The problem is that this way of collecting the execution context deals very poorly with mutual recursion and meta-calling predicates. The profiler has a hack that removes (some) meta-calling predicates from the graph, adding their cost to the predicate that calls them (see noprofile/1). Analyzing the state I discovered that the way mutual recursion is handled is broken. Since we have delimited continuations things got a lot worse. For short, it is time to look for something new.

Starting at Google Scolar I quickly discovered there is a whole lot of relevant literature. So far I selected

  • “Comparative performance analysis of calling context profilingdata
    structures” Prita Yadav and Paramvir Singh. DOI: 10.1007/s13198-016-0447-x
  • “Exploiting hardware performance counters with flow and context
    sensitive profiling” Glenn Ammons, Thomas Ball, James R. Larus.
    doi 10.1145/258916.258924
  • “Incremental call-path profiling” by Andrew R. Bernat and Barton P. Miller

For Prolog we have an additional challenge to deal with non-determinism.

Currently I hook into the VM, which tells me

  • When a predicate is called. That is reliable (and the only simple and reliable hook). It creates a node in the dynamic call graph and stores a reference to this node in the environment frame it creates for the call.
  • When we get an exit. We do know whether this is deterministic or not, but I currently do not use that. We know which call graph node exited (from the environment). Their may be nodes missing due to last-call optimization. Currently I walk up the dynamic call graph until I find the target node and exit all the intermediate nodes. I fear this is dubious under certain abstractions of the call graph.
  • On a failure we can find the frame (and thus call graph node) where we resume. I tried to translated that into redo/fail counts, but this seems harder than I expected.

Note that we want something at the VM level that doesn’t interfere with normal optimized execution. If we do interfere with that counting becomes much simpler but large programs can no longer be handled and timing will be very poor. We also want to be able to enable/disable recording on the fly, such that we can record a running program for a while.

Timing is currently based on sampling. We can also consider using performance timers at the various ports. I don’t know how portable that is and how much impact it has. Would be great to have.

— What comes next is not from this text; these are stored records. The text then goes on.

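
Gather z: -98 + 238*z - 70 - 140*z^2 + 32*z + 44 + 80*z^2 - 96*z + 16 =-60*z^2 + 174*z - 108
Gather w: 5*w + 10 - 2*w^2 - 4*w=-2*w^2 + w + 10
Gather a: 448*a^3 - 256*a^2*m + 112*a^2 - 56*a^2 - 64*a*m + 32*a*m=448*a^3 + a^2*(56 - 256*m) - 32*a*m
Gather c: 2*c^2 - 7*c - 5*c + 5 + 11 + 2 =2*c^2 - 12*c + 18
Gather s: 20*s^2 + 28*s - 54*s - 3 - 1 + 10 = 20*s^2 - 26*s + 6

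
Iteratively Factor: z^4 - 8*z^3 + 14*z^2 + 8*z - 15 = (z - 3)*(z^3 - 5*z^2 - z + 5) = (z - 5)*(z - 3)*(z^2 - 1) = (z - 5)*(z - 3)*(z + 1)*(z - 1)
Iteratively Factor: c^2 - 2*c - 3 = (c + 1)*(c - 3)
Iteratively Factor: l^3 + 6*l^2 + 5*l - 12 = (l + 4)*(l^2 + 2*l - 3) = (l - 1)*(l + 4)*(l + 3)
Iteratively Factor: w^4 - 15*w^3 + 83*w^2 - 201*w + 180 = (w - 4)*(w^3 - 11*w^2 + 39*w - 45) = (w - 4)*(w - 3)*(w^2 - 8*w + 15) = (w - 4)*(w - 3)^2*(w - 5)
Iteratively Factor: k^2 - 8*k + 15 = (k - 3)*(k - 5)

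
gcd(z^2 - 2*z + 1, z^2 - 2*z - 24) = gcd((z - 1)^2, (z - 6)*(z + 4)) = 1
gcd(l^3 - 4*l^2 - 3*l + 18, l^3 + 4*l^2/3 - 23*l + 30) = l - 3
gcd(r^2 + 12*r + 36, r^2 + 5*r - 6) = r + 6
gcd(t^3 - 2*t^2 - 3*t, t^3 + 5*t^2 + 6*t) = t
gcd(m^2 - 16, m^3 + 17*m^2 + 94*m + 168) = m + 4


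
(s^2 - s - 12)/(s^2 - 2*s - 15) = (s - 4)/(s - 5)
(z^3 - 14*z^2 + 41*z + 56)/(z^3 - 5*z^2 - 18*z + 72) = (z^3 - 14*z^2 + 41*z + 56)/(z^3 - 5*z^2 - 18*z + 72)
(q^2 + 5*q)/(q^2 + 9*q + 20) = q/(q + 4)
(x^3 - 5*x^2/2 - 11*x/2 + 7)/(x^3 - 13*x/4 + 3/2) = 2*(2*x^2 - 9*x + 7)/(4*x^2 - 8*x + 3)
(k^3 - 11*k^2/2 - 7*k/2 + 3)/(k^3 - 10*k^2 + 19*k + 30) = (k - 1/2)/(k - 5)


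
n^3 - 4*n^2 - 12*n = n*(n - 6)*(n + 2)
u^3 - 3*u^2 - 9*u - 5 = (u - 5)*(u + 1)^2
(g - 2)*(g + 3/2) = g^2 - g/2 - 3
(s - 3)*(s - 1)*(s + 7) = s^3 + 3*s^2 - 25*s + 21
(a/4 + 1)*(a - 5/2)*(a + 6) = a^3/4 + 15*a^2/8 - a/4 - 15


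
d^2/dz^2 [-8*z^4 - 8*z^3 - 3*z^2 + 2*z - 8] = -96*z^2 - 48*z - 6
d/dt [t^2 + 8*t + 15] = 2*t + 8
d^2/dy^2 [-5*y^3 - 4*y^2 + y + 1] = -30*y - 8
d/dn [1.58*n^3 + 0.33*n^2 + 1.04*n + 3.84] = 4.74*n^2 + 0.66*n + 1.04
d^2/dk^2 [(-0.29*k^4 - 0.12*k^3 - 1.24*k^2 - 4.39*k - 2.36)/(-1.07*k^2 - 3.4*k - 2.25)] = (0.664042*k^6 + 6.33012*k^5 + 24.30345*k^4 + 38.722582*k^3 + 21.425484*k^2 - 8.25447000000003*k - 11.4122)/(1.225043*k^6 + 11.67798*k^5 + 44.835675*k^4 + 88.417*k^3 + 94.280625*k^2 + 51.6375*k + 11.390625)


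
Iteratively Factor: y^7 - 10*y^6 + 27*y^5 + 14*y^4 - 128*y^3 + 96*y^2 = (y)*(y^6 - 10*y^5 + 27*y^4 + 14*y^3 - 128*y^2 + 96*y) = y*(y - 1)*(y^5 - 9*y^4 + 18*y^3 + 32*y^2 - 96*y) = y*(y - 3)*(y - 1)*(y^4 - 6*y^3 + 32*y) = y^2*(y - 3)*(y - 1)*(y^3 - 6*y^2 + 32) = y^2*(y - 4)*(y - 3)*(y - 1)*(y^2 - 2*y - 8) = y^2*(y - 4)*(y - 3)*(y - 1)*(y + 2)*(y - 4)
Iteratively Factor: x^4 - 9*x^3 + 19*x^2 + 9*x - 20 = (x - 1)*(x^3 - 8*x^2 + 11*x + 20) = (x - 4)*(x - 1)*(x^2 - 4*x - 5) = (x - 4)*(x - 1)*(x + 1)*(x - 5)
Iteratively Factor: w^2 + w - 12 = (w - 3)*(w + 4)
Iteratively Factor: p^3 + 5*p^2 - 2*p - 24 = (p + 3)*(p^2 + 2*p - 8) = (p - 2)*(p + 3)*(p + 4)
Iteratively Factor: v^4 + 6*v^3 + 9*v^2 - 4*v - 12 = (v + 3)*(v^3 + 3*v^2 - 4) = (v + 2)*(v + 3)*(v^2 + v - 2) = (v + 2)^2*(v + 3)*(v - 1)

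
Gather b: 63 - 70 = -7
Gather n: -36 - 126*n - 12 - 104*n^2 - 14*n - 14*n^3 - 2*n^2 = -14*n^3 - 106*n^2 - 140*n - 48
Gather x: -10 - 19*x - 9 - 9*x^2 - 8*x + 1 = -9*x^2 - 27*x - 18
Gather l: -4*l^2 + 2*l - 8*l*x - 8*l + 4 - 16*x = -4*l^2 + l*(-8*x - 6) - 16*x + 4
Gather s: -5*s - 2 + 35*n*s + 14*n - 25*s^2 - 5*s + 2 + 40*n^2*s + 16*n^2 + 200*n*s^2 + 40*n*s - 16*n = 16*n^2 - 2*n + s^2*(200*n - 25) + s*(40*n^2 + 75*n - 10)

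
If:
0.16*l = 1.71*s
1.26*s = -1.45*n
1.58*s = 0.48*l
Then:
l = 0.00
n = 0.00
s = 0.00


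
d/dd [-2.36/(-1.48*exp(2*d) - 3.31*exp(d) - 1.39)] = (-6.9856*exp(d) - 7.8116)*exp(d)/(1.48*exp(2*d) + 3.31*exp(d) + 1.39)^2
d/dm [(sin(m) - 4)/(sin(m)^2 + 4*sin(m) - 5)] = (8*sin(m) + cos(m)^2 + 10)*cos(m)/(sin(m)^2 + 4*sin(m) - 5)^2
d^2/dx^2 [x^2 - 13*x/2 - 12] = 2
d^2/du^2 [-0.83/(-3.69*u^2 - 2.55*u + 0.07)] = (-22.602726*u^2 - 15.61977*u + 0.83*(7.38*u + 2.55)*(14.76*u + 5.1) + 0.428778)/(3.69*u^2 + 2.55*u - 0.07)^3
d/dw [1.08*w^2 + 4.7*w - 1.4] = 2.16*w + 4.7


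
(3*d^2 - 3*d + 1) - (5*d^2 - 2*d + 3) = -2*d^2 - d - 2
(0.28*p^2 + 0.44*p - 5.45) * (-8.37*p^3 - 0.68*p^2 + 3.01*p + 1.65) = -2.3436*p^5 - 3.8732*p^4 + 46.1601*p^3 + 5.4924*p^2 - 15.6785*p - 8.9925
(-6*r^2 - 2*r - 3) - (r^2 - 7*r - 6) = -7*r^2 + 5*r + 3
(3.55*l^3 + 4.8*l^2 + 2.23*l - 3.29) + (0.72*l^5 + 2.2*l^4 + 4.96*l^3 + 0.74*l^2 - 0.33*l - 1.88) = 0.72*l^5 + 2.2*l^4 + 8.51*l^3 + 5.54*l^2 + 1.9*l - 5.17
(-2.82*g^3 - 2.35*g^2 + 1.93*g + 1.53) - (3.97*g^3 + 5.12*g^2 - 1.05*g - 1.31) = -6.79*g^3 - 7.47*g^2 + 2.98*g + 2.84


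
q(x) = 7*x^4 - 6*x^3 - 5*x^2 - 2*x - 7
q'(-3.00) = -890.00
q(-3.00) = 683.00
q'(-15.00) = -98402.00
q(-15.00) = 373523.00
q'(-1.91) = -243.67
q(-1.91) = 113.55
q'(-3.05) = -933.38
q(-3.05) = 728.58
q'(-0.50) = -5.00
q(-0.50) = -6.06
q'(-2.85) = -767.88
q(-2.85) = 558.81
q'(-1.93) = -251.04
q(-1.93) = 118.49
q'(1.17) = 6.50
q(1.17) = -12.68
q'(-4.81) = -3486.32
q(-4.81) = 4301.60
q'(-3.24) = -1110.90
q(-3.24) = 922.46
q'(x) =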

Does anyone has good leads or ideas how to handle this? Ideally I’d like to end up with something similar to kcachegrind with additional relevant annotations for Prolog (determinism and tabling come to mind).

If anyone is looking for a project to contribute, please step in. There is a lot to do to find and specify the required accounting data and algorithms. Implementing in src/pl-prof.c is pretty much isolated from the rest of the system. Next there is the challenge to write (Prolog) routines to nicely present the results in the web interface.


I don’t have any technical suggestions but I affirm that the current profiler is indispensable for me. My one complaint is that the time is very inconsistent from run to run, and lately I find a big difference between elapsed time and Time With Children on the top-level predicate.

I am not sure if this will help, but it may.

RoaringBitmaps is a data structure that is extremely fast and it is used to store sets of integers. You can calculate set intersection, union, difference very fast, they measure in terms of CPU cycles. Much faster than hash tables. This could be very useful for profiling data, but also for other cases. You can find the C library here: CRoaring.

It is used by indexing engines like lucene, and also at ebay. A nice talk by the author is here:

EDIT: Just so you have an idea of the performance, doing union of sets of data from the 1881 census:

format              cpu cycles per value
------              --------------------
hash set                    200
arrays                      6
bitsets                     30
roaring bitmap              1

I know webstat is a work in progress, but it is looking very nice! :

Thank you for this work!